Events for 11/30/2020 from all calendars
Colloquium - Ian Jauslin
Time: 1:00PM - 2:00PM
Location: Zoom
Speaker: Ian Jauslin, Princeton University
Description:
Title: An effective equation to study Bose gases at all densities
Abstract: I will discuss an effective equation, which is used to study
the ground state of an interacting system of Bosonic
particles. The interactions induce many-body correlations in
the system, which makes it very difficult to study, be it
analytically or numerically. This system has been the focus of
much research in the past twenty years, and yet some of the
fundamental questions about it are still open.
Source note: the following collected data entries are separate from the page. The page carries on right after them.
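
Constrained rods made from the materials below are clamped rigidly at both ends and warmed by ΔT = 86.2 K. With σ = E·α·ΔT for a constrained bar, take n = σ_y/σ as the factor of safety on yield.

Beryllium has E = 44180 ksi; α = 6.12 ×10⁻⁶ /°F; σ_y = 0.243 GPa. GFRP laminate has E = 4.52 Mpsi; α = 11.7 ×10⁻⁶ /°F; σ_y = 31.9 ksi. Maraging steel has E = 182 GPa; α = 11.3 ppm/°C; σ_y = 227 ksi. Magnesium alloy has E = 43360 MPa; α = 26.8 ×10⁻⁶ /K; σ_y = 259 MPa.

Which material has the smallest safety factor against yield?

beryllium

Converting E to GPa, α to ×10⁻⁶/K, σ_y to MPa, then σ and n for each:
  beryllium: E = 304.6, α = 11.0, σ_y = 243.0 → σ = 289 MPa, n = 0.840
  GFRP laminate: E = 31.16, α = 21.1, σ_y = 219.9 → σ = 56.6 MPa, n = 3.89
  maraging steel: E = 182.0, α = 11.3, σ_y = 1565 → σ = 177 MPa, n = 8.83
  magnesium alloy: E = 43.36, α = 26.8, σ_y = 259.0 → σ = 100 MPa, n = 2.59
The minimum is beryllium at n = 0.840.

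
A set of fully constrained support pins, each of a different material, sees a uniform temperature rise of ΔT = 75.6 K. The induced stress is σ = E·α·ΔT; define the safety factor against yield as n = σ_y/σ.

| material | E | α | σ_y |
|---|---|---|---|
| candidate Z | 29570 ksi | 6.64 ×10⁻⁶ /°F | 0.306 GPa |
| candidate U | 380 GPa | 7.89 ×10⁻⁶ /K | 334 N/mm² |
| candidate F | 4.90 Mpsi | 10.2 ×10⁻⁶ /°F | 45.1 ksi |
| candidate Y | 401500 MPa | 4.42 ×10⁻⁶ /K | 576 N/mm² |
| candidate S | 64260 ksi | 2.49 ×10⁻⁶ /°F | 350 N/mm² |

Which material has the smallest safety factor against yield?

candidate U

In consistent units (E in GPa, α in ×10⁻⁶/K, σ_y in MPa):
  candidate Z: E = 203.9, α = 12.0, σ_y = 306.0 → σ = 184 MPa, n = 1.66
  candidate U: E = 380.0, α = 7.89, σ_y = 334.0 → σ = 227 MPa, n = 1.47
  candidate F: E = 33.78, α = 18.4, σ_y = 311.0 → σ = 46.9 MPa, n = 6.63
  candidate Y: E = 401.5, α = 4.42, σ_y = 576.0 → σ = 134 MPa, n = 4.29
  candidate S: E = 443.1, α = 4.48, σ_y = 350.0 → σ = 150 MPa, n = 2.33
The minimum is candidate U at n = 1.47.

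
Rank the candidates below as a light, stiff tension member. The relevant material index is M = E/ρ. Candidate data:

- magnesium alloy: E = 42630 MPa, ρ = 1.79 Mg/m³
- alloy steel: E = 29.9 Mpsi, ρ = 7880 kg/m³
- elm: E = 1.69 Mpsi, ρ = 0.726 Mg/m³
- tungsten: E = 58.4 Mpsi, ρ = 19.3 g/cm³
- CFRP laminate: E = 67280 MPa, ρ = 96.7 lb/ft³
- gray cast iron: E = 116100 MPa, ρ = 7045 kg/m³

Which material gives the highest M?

Putting every candidate on a common basis:
  magnesium alloy: E = 42.63 GPa, ρ = 1790 kg/m³
  alloy steel: E = 206.2 GPa, ρ = 7880 kg/m³
  elm: E = 11.65 GPa, ρ = 726.0 kg/m³
  tungsten: E = 402.7 GPa, ρ = 19300 kg/m³
  CFRP laminate: E = 67.28 GPa, ρ = 1549 kg/m³
  gray cast iron: E = 116.1 GPa, ρ = 7045 kg/m³
  CFRP laminate: M = 43.4 MN·m/kg
  alloy steel: M = 26.2 MN·m/kg
  magnesium alloy: M = 23.8 MN·m/kg
  tungsten: M = 20.9 MN·m/kg
  gray cast iron: M = 16.5 MN·m/kg
  elm: M = 16.0 MN·m/kg
CFRP laminate has the largest M.

CFRP laminate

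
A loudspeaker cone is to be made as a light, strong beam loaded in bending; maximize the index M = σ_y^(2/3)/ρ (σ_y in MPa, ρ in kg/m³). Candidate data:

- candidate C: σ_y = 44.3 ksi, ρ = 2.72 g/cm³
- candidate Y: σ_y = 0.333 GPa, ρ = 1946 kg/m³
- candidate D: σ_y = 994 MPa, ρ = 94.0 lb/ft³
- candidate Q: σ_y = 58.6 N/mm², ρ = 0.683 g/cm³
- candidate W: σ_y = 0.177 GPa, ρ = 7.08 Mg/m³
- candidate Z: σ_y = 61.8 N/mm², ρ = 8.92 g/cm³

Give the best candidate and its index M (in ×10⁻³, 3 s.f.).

In SI units:
  candidate C: σ_y = 305.4 MPa, ρ = 2720 kg/m³
  candidate Y: σ_y = 333.0 MPa, ρ = 1946 kg/m³
  candidate D: σ_y = 994.0 MPa, ρ = 1506 kg/m³
  candidate Q: σ_y = 58.60 MPa, ρ = 683.0 kg/m³
  candidate W: σ_y = 177.0 MPa, ρ = 7080 kg/m³
  candidate Z: σ_y = 61.80 MPa, ρ = 8920 kg/m³
  candidate D: M = 66.1×10⁻³
  candidate Y: M = 24.7×10⁻³
  candidate Q: M = 22.1×10⁻³
  candidate C: M = 16.7×10⁻³
  candidate W: M = 4.45×10⁻³
  candidate Z: M = 1.75×10⁻³
Candidate D has the largest M.

candidate D, M = 66.1×10⁻³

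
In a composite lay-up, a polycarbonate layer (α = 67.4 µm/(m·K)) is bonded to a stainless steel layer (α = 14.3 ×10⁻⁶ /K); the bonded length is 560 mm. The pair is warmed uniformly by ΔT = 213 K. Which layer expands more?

α(polycarbonate) = 67.4×10⁻⁶/K vs α(stainless steel) = 14.3×10⁻⁶/K.
Higher α expands more for the same ΔT: polycarbonate.

polycarbonate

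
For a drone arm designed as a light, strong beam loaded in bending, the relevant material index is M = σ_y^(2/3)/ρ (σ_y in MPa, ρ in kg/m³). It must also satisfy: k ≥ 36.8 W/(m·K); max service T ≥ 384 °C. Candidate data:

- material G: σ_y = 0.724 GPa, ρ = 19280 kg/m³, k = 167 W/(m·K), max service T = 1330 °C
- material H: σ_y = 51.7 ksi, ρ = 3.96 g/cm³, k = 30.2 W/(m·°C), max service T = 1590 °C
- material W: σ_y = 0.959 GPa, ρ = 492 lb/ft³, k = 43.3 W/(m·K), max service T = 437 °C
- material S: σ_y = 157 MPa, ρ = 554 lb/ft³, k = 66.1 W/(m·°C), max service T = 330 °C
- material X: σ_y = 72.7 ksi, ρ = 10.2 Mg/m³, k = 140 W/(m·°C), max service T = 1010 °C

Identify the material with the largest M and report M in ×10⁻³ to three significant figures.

material W, M = 12.3×10⁻³

Screen on constraints: k ≥ 36.8 W/(m·K); max service T ≥ 384 °C. Survivors: material G, material W, material X.
Normalizing units and computing the index:
  material G: σ_y = 724.0 MPa, ρ = 19280 kg/m³
  material W: σ_y = 959.0 MPa, ρ = 7881 kg/m³
  material X: σ_y = 501.2 MPa, ρ = 10200 kg/m³
  material W: M = 12.3×10⁻³
  material X: M = 6.19×10⁻³
  material G: M = 4.18×10⁻³
Material W ranks first.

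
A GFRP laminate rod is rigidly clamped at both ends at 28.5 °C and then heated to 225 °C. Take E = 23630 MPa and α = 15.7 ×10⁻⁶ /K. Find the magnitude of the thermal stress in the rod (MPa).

E = 23630 MPa = 23.63 GPa.
ΔT = 196.5 K. Constrained thermal stress σ = E·α·ΔT = 23.63×10³ MPa × 15.7×10⁻⁶ × 196.5 = 72.9 MPa (compressive).

72.9 MPa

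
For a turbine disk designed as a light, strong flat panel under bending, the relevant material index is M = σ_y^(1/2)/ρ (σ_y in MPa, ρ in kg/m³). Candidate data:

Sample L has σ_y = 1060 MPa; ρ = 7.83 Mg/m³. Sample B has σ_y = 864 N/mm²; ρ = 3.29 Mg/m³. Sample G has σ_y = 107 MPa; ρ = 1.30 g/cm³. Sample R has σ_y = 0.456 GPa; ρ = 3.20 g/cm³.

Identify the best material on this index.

sample B

After converting to SI:
  sample L: σ_y = 1060 MPa, ρ = 7830 kg/m³
  sample B: σ_y = 864.0 MPa, ρ = 3290 kg/m³
  sample G: σ_y = 107.0 MPa, ρ = 1300 kg/m³
  sample R: σ_y = 456.0 MPa, ρ = 3200 kg/m³
  sample B: M = 8.93×10⁻³
  sample G: M = 7.96×10⁻³
  sample R: M = 6.67×10⁻³
  sample L: M = 4.16×10⁻³
Sample B has the largest M.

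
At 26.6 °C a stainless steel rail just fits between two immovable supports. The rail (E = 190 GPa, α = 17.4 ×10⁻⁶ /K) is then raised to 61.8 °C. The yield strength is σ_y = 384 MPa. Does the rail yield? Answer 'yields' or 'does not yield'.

ΔT = 35.20 K. Constrained thermal stress σ = E·α·ΔT = 190.0×10³ MPa × 17.4×10⁻⁶ × 35.20 = 116 MPa (compressive).
Compare to σ_y = 384 MPa: σ < σ_y, so it does not yield.

does not yield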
For instance,
there still is no proof of the emergence of a Bose-Einstein
condensate at finite density. A very successful
approximate approach to this problem is Bogolubov
theory, in which a series of approximations are made after
which the analysis reduces to a one-particle problem, which
incorporates the many-body correlations. The effective equation
I will discuss is arrived at by making a very different set of
approximations, and, like Bogolubov theory, ultimately reduces
to a one-particle problem, in the form of a non-linear and
non-local partial differential equation in three
dimensions. But, whereas Bogolubov theory is accurate only for
very small densities, the effective equation coincides with the
many-body Bose gas at both low and high densities. I will
discuss some recent results which make this statement more
precise, and present numerical evidence that this effective
equation is remarkably accurate for all densities, small,
intermediate, and large. In other words, the analytical and
numerical evidence suggest that this effective equation can
capture many-body correlations in a one-particle picture beyond
what Bogolubov theor can accomplish. Thus, this effective
equation gives an alternative approach to study the low density
behavior of the Bose gas, about which there still are many
important open questions, such us Bose-Einstein
Condensation. In addition, it opens an access to
properties of the Bose gas at intermediate densities, which,
until now, were only accessible to MC simulations.